Jon Smirl sent me a link describing new ZFS feature – data deduplication.

This is a technique which allows to store multiple data objects in the same place when their content is the same, thus effectively saving the space. There are three levels of data deduplication – files (objects actually), blocks and bytes. Every level allows to store single entity for the multiple identical objects, like single block for several equal data blocks or byte range and so on. ZFS supports block deduplication.

This feature existed effectively from the beginning in the elliptics network distributed hash table storage, but it has two levels of data deduplication: object and transaction. Well, actually we have transaction only, but maximum transaction size can be limited to some large enough block (like megabytes or more, or can be unlimited if needed), so if object is smaller than that, it will be deduplicated automatically.

Which basically means that if multiple users write the same content into the storage and use the same ID, no new storage space will be used, instead transaction log for the selected object will be updated to show that two external objects refer to given transaction.

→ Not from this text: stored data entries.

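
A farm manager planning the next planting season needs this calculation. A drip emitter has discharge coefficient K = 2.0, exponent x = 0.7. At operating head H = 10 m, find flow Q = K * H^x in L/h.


Q = K * H^x
  = 2.0 * 10^0.7
  = 2.0 * 5.0119
  = 10.02 L/h


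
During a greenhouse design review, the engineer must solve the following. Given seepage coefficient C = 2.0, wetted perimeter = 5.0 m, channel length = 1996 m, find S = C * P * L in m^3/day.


S = C * P * L
  = 2.0 * 5.0 * 1996
  = 19960 m^3/day


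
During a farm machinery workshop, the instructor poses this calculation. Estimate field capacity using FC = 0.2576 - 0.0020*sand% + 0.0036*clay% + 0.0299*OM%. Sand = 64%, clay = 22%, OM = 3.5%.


FC = 0.2576 - 0.0020*64 + 0.0036*22 + 0.0299*3.5
   = 0.2576 - 0.1280 + 0.0792 + 0.1047
   = 0.3135


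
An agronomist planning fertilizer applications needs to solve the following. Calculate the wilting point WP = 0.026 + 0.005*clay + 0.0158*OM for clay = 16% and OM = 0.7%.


WP = 0.026 + 0.005*16 + 0.0158*0.7
   = 0.026 + 0.0800 + 0.0111
   = 0.1171


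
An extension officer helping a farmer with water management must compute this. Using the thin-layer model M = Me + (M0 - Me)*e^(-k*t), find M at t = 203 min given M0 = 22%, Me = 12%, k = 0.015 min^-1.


M = Me + (M0 - Me) * e^(-k*t)
  = 12 + (22 - 12) * e^(-0.015*203)
  = 12 + 10 * e^(-3.045)
  = 12 + 10 * 0.04760
  = 12 + 0.4760
  = 12.48%


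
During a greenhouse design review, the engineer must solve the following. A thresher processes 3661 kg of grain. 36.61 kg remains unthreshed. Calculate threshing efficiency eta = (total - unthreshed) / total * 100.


eta = (total - unthreshed) / total * 100
    = (3661 - 36.61) / 3661 * 100
    = 3624.39 / 3661 * 100
    = 99%


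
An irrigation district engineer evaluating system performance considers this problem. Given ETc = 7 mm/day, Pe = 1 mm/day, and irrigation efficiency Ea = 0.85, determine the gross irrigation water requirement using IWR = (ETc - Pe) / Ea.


IWR = (ETc - Pe) / Ea
    = (7 - 1) / 0.85
    = 6 / 0.85
    = 7.06 mm/day


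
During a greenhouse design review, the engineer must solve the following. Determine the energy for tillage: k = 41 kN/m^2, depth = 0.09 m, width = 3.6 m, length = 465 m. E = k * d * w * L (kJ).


E = k * d * w * L
  = 41 * 0.09 * 3.6 * 465
  = 6177.06 kJ


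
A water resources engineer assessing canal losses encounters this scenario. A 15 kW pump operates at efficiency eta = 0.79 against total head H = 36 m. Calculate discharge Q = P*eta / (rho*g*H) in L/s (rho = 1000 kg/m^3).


Q = (P * 1000 * eta) / (rho * g * H)
  = (15 * 1000 * 0.79) / (1000 * 9.81 * 36)
  = 11850 / 353160
  = 0.03355 m^3/s = 33.55 L/s


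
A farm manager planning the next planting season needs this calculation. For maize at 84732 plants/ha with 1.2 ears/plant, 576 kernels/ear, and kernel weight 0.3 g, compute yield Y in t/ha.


Y = density * ears * kernels * kw
  = 84732 * 1.2 * 576 * 0.3 g/ha
  = 17570027.52 g/ha
  = 17570.03 kg/ha = 17.57 t/ha


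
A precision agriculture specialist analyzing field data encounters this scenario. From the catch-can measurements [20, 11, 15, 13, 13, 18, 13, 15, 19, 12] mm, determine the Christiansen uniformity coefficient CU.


xbar = 149 / 10 = 14.900
sum|xi - xbar| = 25
CU = 100 * (1 - 25 / (10 * 14.900))
   = 100 * (1 - 0.1678)
   = 83.22%


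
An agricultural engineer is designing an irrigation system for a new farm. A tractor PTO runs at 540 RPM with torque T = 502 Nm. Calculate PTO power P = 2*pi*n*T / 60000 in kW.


P = 2*pi*n*T / 60000
  = 2*pi * 540 * 502 / 60000
  = 1703245.87 / 60000
  = 28.39 kW


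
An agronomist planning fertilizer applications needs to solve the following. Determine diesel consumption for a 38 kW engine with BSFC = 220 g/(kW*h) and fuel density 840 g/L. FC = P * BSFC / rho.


FC = P * BSFC / rho_fuel
   = 38 * 220 / 840
   = 8360 / 840
   = 9.95 L/h


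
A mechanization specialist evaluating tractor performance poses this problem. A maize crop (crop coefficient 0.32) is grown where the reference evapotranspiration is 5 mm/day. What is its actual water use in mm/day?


ETc = Kc * ET0
    = 0.32 * 5
    = 1.60 mm/day


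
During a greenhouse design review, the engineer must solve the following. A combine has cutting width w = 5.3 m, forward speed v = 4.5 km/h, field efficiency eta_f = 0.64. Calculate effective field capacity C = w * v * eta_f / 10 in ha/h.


C = w * v * eta_f / 10
  = 5.3 * 4.5 * 0.64 / 10
  = 15.26 / 10
  = 1.53 ha/h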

Depending on transaction size it may have a negative impact, in particular when transaction size is smaller than log entry, it will be actually a waste of space, but transactions are required for the log-strucutred filesystem and to implement things like snapshots and update history. By default log entry size equals to 56 bytes, so it should not be a problem in the common case.

POHMELFS as elliptics network frontend will support this feature without actually any steps out of the box.